I was fairly certain my three year old son had not read the novel nor seen Clark Gable and Vivien Leigh in the movie version of "Gone With the Wind,"--and most likely still has not, twenty years later--but when he boldly declared "Oma think about it," I could not help but throw blame at the classic piece of literature written fifty years prior.
(How many times did Scarlett utter "I won't think about it now, I'll think about it tomorrow," when confronted with a challenging situation?)
My mother--"Oma" to her grandkids--had asked my son a simple question; "Would you like a ham sandwich or peanut butter and jelly?" Apparently my three year old felt it would take too much thinking on his part to reach an acceptable conclusion, so he demanded that "Oma think about it." For the following few years, "Oma (or Daddy, or Pop, or whoever happened to be in the vicinity) think about it" became my son's mantra whenever he did not want to have to think about something to provide an answer.
Although it was cute at the time, we adults failed to recognize that what we were witnessing was the proliferation of a lifelong habit of indecision and procrastination. And, much to my dismay, the same pattern repeated itself with son number two.
As the "Oma think about it" phase morphed into the "I donít know--what do you think?" phase--for everything from going on a sleepover to which program to watch on television--I started to feel like the worst mother in the world. How had I raised two children who acted like thinking and decision-making took too much effort?
I remember standing in the living room pondering my lack of parenting skills while contemplating carpet samples propped against the couch. I liked the lighter, off-white color--it contrasted well with the furniture--but the darker beige was much more practical. Of course, the one with a hint of blue in it was nice, too. I delayed the decision, again, and bought a few more home decorating magazines to see what the experts had to say.
I also recall numerous afternoons confronting thawed ground beef sitting on the kitchen counter. Typically I would develop a headache about that time and therefore could not think about what to prepare for dinner.

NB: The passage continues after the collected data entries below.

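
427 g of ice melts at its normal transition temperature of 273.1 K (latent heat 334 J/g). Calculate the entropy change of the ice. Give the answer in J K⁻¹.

ΔS = 522 J/K

Heat absorbed by the substance: Q = mL = 427 × 334 = 142618 J.
At constant T, ΔS = Q_rev/T = 142618 / 273.1 = 522 J/K.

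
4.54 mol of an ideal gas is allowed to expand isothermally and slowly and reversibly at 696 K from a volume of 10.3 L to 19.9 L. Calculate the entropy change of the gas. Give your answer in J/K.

For an isothermal ideal gas ΔS_gas = nR ln(V₂/V₁) = 4.54 × 8.314 × ln(19.9/10.3) = 24.9 J/K.

ΔS_gas = 24.9 J/K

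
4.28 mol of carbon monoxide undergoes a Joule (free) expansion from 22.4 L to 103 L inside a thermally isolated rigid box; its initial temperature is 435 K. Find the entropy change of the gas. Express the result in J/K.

ΔS_gas = 54.3 J/K

For an ideal gas in free expansion Q = 0 and W = 0, so T is unchanged.
Entropy is a state function; using a reversible isothermal path, ΔS_gas = nR ln(V₂/V₁) = 4.28 × 8.314 × ln(103/22.4) = 54.3 J/K.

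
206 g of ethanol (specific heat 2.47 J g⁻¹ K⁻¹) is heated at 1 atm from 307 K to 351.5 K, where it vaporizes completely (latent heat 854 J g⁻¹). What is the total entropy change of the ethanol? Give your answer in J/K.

Warming step: ΔS₁ = m c ln(T_tr/T_i) = 206 × 2.47 × ln(351.5/307) = 68.87 J/K.
Phase change: ΔS₂ = +mL/T_tr = 206 × 854 / 351.5 = 500.5 J/K.
ΔS_total = (68.87) + (500.5) = 569 J/K.

ΔS = 569 J/K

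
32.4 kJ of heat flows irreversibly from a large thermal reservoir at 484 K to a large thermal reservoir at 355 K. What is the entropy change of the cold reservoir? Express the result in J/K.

ΔS_cold = 91.3 J/K

The cold reservoir gains heat Q, so ΔS_cold = +Q/T_C = 32400/355 = 91.3 J/K.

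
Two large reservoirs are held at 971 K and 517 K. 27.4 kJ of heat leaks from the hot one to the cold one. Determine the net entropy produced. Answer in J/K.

ΔS_hot = −Q/T_H = −27400/971 = -28.22 J/K and ΔS_cold = +Q/T_C = 27400/517 = 53 J/K.
ΔS_total = -28.22 + 53 = 24.8 J/K, positive as the second law requires.

ΔS_total = 24.8 J/K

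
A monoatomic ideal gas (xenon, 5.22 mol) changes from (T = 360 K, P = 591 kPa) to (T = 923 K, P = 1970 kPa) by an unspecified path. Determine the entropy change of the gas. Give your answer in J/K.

ΔS = 49.9 J/K

ΔS = nC_p ln(T₂/T₁) − nR ln(P₂/P₁), with C_p = 5R/2 = 20.79 J mol⁻¹ K⁻¹ for a monoatomic ideal gas.
ΔS = 5.22 × [20.79 × ln(923/360) − 8.314 × ln(1970/591)] = 49.9 J/K.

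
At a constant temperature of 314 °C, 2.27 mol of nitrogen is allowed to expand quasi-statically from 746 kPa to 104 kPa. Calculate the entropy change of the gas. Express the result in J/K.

ΔS_gas = 37.2 J/K

For an isothermal ideal gas ΔS_gas = nR ln(P₁/P₂) = 2.27 × 8.314 × ln(746/104) = 37.2 J/K.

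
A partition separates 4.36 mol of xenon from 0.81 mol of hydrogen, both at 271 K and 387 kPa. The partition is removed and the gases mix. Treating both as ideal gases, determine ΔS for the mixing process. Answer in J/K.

Mole fractions: x_A = 4.36/5.17 = 0.843, x_B = 0.157.
ΔS_mix = −R(n_A ln x_A + n_B ln x_B) = −8.314 × (4.36 ln 0.843 + 0.81 ln 0.157) = 18.7 J/K.

ΔS_mix = 18.7 J/K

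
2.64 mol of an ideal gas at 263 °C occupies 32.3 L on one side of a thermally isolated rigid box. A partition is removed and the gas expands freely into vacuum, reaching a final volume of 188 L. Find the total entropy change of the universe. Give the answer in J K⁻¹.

ΔS_universe = 38.7 J/K

No heat is exchanged and no work is done, so the ideal-gas temperature stays constant.
Entropy is a state function; using a reversible isothermal path, ΔS_gas = nR ln(V₂/V₁) = 2.64 × 8.314 × ln(188/32.3) = 38.7 J/K.
The insulated surroundings exchange no heat, so ΔS_surr = 0 and ΔS_universe = ΔS_gas.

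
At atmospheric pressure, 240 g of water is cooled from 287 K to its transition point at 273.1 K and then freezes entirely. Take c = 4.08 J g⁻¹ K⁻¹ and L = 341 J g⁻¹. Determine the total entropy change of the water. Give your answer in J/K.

Cooling step: ΔS₁ = m c ln(T_tr/T_i) = 240 × 4.08 × ln(273.1/287) = -48.61 J/K.
Phase change: ΔS₂ = −mL/T_tr = −240 × 341 / 273.1 = -299.7 J/K.
ΔS_total = (-48.61) + (-299.7) = -348 J/K.

ΔS = -348 J/K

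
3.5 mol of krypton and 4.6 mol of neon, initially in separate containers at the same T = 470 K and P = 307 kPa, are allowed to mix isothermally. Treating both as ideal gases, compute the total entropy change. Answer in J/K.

ΔS_mix = 46.1 J/K

Mole fractions: x_A = 3.5/8.1 = 0.432, x_B = 0.568.
ΔS_mix = −R(n_A ln x_A + n_B ln x_B) = −8.314 × (3.5 ln 0.432 + 4.6 ln 0.568) = 46.1 J/K.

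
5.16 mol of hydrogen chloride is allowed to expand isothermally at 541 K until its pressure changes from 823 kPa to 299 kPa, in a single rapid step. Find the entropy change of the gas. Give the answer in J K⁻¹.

Entropy is a state function, so ΔS_gas depends only on the end states.
For an isothermal ideal gas ΔS_gas = nR ln(P₁/P₂) = 5.16 × 8.314 × ln(823/299) = 43.4 J/K.

ΔS_gas = 43.4 J/K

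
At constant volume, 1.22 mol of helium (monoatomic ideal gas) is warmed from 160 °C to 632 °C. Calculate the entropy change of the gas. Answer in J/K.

ΔS = 11.2 J/K

In kelvin: T₁ = 433.15 K, T₂ = 905.15 K. At constant volume, ΔS = nC_V ln(T₂/T₁) with C_V = 3R/2 = 12.47 J mol⁻¹ K⁻¹.
ΔS = 1.22 × 12.47 × ln(905.15/433.15) = 11.2 J/K.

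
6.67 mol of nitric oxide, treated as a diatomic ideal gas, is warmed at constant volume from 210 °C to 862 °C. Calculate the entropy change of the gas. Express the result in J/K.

ΔS = 118 J/K

In kelvin: T₁ = 483.15 K, T₂ = 1135.15 K. At constant volume, ΔS = nC_V ln(T₂/T₁) with C_V = 5R/2 = 20.79 J mol⁻¹ K⁻¹.
ΔS = 6.67 × 20.79 × ln(1135.15/483.15) = 118 J/K.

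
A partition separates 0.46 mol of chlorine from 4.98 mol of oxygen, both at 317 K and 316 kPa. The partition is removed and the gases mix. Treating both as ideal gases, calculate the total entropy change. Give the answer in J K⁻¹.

Mole fractions: x_A = 0.46/5.44 = 0.0846, x_B = 0.915.
ΔS_mix = −R(n_A ln x_A + n_B ln x_B) = −8.314 × (0.46 ln 0.0846 + 4.98 ln 0.915) = 13.1 J/K.

ΔS_mix = 13.1 J/K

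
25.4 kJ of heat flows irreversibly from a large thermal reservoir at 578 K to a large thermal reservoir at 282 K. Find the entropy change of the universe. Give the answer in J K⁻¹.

ΔS_hot = −Q/T_H = −25400/578 = -43.94 J/K and ΔS_cold = +Q/T_C = 25400/282 = 90.07 J/K.
ΔS_total = -43.94 + 90.07 = 46.1 J/K, positive as the second law requires.

ΔS_total = 46.1 J/K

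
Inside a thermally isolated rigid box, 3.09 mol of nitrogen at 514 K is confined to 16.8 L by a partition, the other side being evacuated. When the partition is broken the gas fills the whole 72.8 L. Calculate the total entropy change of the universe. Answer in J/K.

For an ideal gas in free expansion Q = 0 and W = 0, so T is unchanged.
Entropy is a state function; using a reversible isothermal path, ΔS_gas = nR ln(V₂/V₁) = 3.09 × 8.314 × ln(72.8/16.8) = 37.7 J/K.
The insulated surroundings exchange no heat, so ΔS_surr = 0 and ΔS_universe = ΔS_gas.

ΔS_universe = 37.7 J/K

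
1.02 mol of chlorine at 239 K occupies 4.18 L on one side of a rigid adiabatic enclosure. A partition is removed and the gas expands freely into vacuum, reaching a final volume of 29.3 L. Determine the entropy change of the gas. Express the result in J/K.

For an ideal gas in free expansion Q = 0 and W = 0, so T is unchanged.
Entropy is a state function; using a reversible isothermal path, ΔS_gas = nR ln(V₂/V₁) = 1.02 × 8.314 × ln(29.3/4.18) = 16.5 J/K.

ΔS_gas = 16.5 J/K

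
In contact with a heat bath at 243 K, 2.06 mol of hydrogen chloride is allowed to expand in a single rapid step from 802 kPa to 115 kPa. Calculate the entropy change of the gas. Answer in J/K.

ΔS_gas = 33.3 J/K

Entropy is a state function, so ΔS_gas depends only on the end states.
For an isothermal ideal gas ΔS_gas = nR ln(P₁/P₂) = 2.06 × 8.314 × ln(802/115) = 33.3 J/K.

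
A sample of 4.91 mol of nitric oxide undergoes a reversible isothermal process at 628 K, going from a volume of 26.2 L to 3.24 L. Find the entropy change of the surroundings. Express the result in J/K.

ΔS_surr = 85.3 J/K

For an isothermal ideal gas ΔS_gas = nR ln(V₂/V₁) = 4.91 × 8.314 × ln(3.24/26.2) = -85.3 J/K.
The process is reversible, so ΔS_surr = −ΔS_gas = 85.3 J/K and ΔS_universe = 0.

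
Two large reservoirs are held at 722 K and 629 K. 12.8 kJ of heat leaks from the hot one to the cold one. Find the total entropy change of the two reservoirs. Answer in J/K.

ΔS_hot = −Q/T_H = −12800/722 = -17.73 J/K and ΔS_cold = +Q/T_C = 12800/629 = 20.35 J/K.
ΔS_total = -17.73 + 20.35 = 2.62 J/K, positive as the second law requires.

ΔS_total = 2.62 J/K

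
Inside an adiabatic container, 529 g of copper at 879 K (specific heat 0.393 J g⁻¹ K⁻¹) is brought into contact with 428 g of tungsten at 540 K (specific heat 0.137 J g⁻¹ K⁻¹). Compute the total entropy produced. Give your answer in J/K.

ΔS_total = 4.94 J/K

Energy balance: T_f = (m₁c₁T₁ + m₂c₂T₂)/(m₁c₁ + m₂c₂) = 804.42 K.
ΔS₁ = m₁c₁ ln(T_f/T₁) = 207.897 × ln(804.42/879) = -18.43 J/K.
ΔS₂ = m₂c₂ ln(T_f/T₂) = 58.636 × ln(804.42/540) = 23.37 J/K.
ΔS_total = -18.43 + 23.37 = 4.94 J/K.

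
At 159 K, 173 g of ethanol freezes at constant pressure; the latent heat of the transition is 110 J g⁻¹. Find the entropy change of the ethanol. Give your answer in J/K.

Heat released by the substance: Q = −mL = −173 × 110 = −19030 J.
At constant T, ΔS = Q_rev/T = −19030 / 159 = -120 J/K.

ΔS = -120 J/K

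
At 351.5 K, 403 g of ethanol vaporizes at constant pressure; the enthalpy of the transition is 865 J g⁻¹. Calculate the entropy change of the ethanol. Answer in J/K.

Heat absorbed by the substance: Q = mL = 403 × 865 = 348595 J.
At constant T, ΔS = Q_rev/T = 348595 / 351.5 = 992 J/K.

ΔS = 992 J/K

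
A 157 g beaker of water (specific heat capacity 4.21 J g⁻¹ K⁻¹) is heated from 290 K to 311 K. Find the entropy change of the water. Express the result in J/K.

ΔS = 46.2 J/K

ΔS = ∫dQ_rev/T = m c ln(T₂/T₁) = 157 × 4.21 × ln(311/290) = 46.2 J/K.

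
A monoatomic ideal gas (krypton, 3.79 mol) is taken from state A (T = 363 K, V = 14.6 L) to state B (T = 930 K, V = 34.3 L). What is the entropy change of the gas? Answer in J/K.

Entropy is a state function: ΔS = nC_V ln(T₂/T₁) + nR ln(V₂/V₁), with C_V = 3R/2 = 12.47 J mol⁻¹ K⁻¹ for a monoatomic ideal gas.
ΔS = 3.79 × [12.47 × ln(930/363) + 8.314 × ln(34.3/14.6)] = 71.4 J/K.

ΔS = 71.4 J/K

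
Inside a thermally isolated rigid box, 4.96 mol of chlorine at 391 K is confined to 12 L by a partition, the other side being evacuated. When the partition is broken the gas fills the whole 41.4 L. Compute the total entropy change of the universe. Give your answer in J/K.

For an ideal gas in free expansion Q = 0 and W = 0, so T is unchanged.
Entropy is a state function; using a reversible isothermal path, ΔS_gas = nR ln(V₂/V₁) = 4.96 × 8.314 × ln(41.4/12) = 51.1 J/K.
The insulated surroundings exchange no heat, so ΔS_surr = 0 and ΔS_universe = ΔS_gas.

ΔS_universe = 51.1 J/K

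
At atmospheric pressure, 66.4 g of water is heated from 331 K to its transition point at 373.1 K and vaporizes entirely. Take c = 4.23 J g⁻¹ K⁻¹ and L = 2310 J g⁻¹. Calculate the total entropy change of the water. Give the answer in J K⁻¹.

Warming step: ΔS₁ = m c ln(T_tr/T_i) = 66.4 × 4.23 × ln(373.1/331) = 33.63 J/K.
Phase change: ΔS₂ = +mL/T_tr = 66.4 × 2310 / 373.1 = 411.1 J/K.
ΔS_total = (33.63) + (411.1) = 445 J/K.

ΔS = 445 J/K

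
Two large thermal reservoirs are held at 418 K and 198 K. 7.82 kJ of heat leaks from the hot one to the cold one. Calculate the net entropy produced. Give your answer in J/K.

ΔS_total = 20.8 J/K

ΔS_hot = −Q/T_H = −7820/418 = -18.71 J/K and ΔS_cold = +Q/T_C = 7820/198 = 39.49 J/K.
ΔS_total = -18.71 + 39.49 = 20.8 J/K, positive as the second law requires.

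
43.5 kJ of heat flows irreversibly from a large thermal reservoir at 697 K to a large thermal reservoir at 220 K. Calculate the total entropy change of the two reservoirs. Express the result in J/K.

ΔS_total = 135 J/K

ΔS_hot = −Q/T_H = −43500/697 = -62.41 J/K and ΔS_cold = +Q/T_C = 43500/220 = 197.7 J/K.
ΔS_total = -62.41 + 197.7 = 135 J/K, positive as the second law requires.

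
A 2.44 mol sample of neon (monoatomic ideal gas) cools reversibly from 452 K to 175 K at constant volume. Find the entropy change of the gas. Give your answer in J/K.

ΔS = -28.9 J/K

At constant volume, ΔS = nC_V ln(T₂/T₁) with C_V = 3R/2 = 12.47 J mol⁻¹ K⁻¹.
ΔS = 2.44 × 12.47 × ln(175/452) = -28.9 J/K.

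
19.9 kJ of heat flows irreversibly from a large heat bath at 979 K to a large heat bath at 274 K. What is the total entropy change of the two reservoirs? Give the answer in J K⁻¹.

ΔS_hot = −Q/T_H = −19900/979 = -20.33 J/K and ΔS_cold = +Q/T_C = 19900/274 = 72.63 J/K.
ΔS_total = -20.33 + 72.63 = 52.3 J/K, positive as the second law requires.

ΔS_total = 52.3 J/K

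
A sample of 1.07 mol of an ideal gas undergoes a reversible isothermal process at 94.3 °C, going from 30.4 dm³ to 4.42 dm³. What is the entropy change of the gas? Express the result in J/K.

ΔS_gas = -17.2 J/K

For an isothermal ideal gas ΔS_gas = nR ln(V₂/V₁) = 1.07 × 8.314 × ln(4.42/30.4) = -17.2 J/K.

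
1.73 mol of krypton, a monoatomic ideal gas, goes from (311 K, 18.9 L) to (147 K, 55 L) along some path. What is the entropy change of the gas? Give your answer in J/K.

Entropy is a state function: ΔS = nC_V ln(T₂/T₁) + nR ln(V₂/V₁), with C_V = 3R/2 = 12.47 J mol⁻¹ K⁻¹ for a monoatomic ideal gas.
ΔS = 1.73 × [12.47 × ln(147/311) + 8.314 × ln(55/18.9)] = -0.804 J/K.

ΔS = -0.804 J/K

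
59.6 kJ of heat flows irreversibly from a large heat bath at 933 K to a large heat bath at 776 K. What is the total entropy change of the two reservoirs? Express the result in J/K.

ΔS_hot = −Q/T_H = −59600/933 = -63.88 J/K and ΔS_cold = +Q/T_C = 59600/776 = 76.8 J/K.
ΔS_total = -63.88 + 76.8 = 12.9 J/K, positive as the second law requires.

ΔS_total = 12.9 J/K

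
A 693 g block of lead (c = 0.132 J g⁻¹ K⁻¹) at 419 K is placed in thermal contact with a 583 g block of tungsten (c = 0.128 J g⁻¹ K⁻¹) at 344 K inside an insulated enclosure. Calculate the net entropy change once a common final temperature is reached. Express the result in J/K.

Energy balance: T_f = (m₁c₁T₁ + m₂c₂T₂)/(m₁c₁ + m₂c₂) = 385.3 K.
ΔS₁ = m₁c₁ ln(T_f/T₁) = 91.476 × ln(385.3/419) = -7.669 J/K.
ΔS₂ = m₂c₂ ln(T_f/T₂) = 74.624 × ln(385.3/344) = 8.462 J/K.
ΔS_total = -7.669 + 8.462 = 0.793 J/K.

ΔS_total = 0.793 J/K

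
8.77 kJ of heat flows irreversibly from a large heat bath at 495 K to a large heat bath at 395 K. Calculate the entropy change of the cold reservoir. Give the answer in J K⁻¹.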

I usually called my husband to ask for his opinion and, not surprisingly, I routinely received the standard "whatever you want to fix is fine with me...I don't have a thought one way or the other."
Why is it a headache-inducing event to decide on a carpet color or whether to have meatloaf or hamburger helper for dinner? Hmmm...and I wonder why my boys (still) have such a hard time making decisions.
In my defense, I learned this behavior from my mother. I distinctly remember various material swatches, dress patterns, and rickrack pieces spread across our table and floor. Which material went best with which pattern and what rickrack was just right? By the time she made a decision, we had usually outgrown the pattern. And don't even get me started on pink sheets stapled over the windows while fabric samples hung from the drapery rods.
I know I am not the only woman from my generation to struggle with this syndrome. One friend spent two full summers staring at five various swimming pool tile options, while another calls every month to ask what she should take to the Bible study potluck. Clearly, indecisiveness and not wanting to think too much is a national epidemic.
I really do detest finger pointing and all, but I firmly believe that the burden of this societal mishap lies squarely on the shoulders of one Miss Scarlett O'Hara. Or, more precisely, Margaret Mitchell. After all, she is the one responsible for penning Miss O'Hara's infamous words.
Well, thank you very much Ms. Mitchell. From the moment your words hit the pages and then the big screen, America was given permission to not think...or to at least put if off until tomorrow.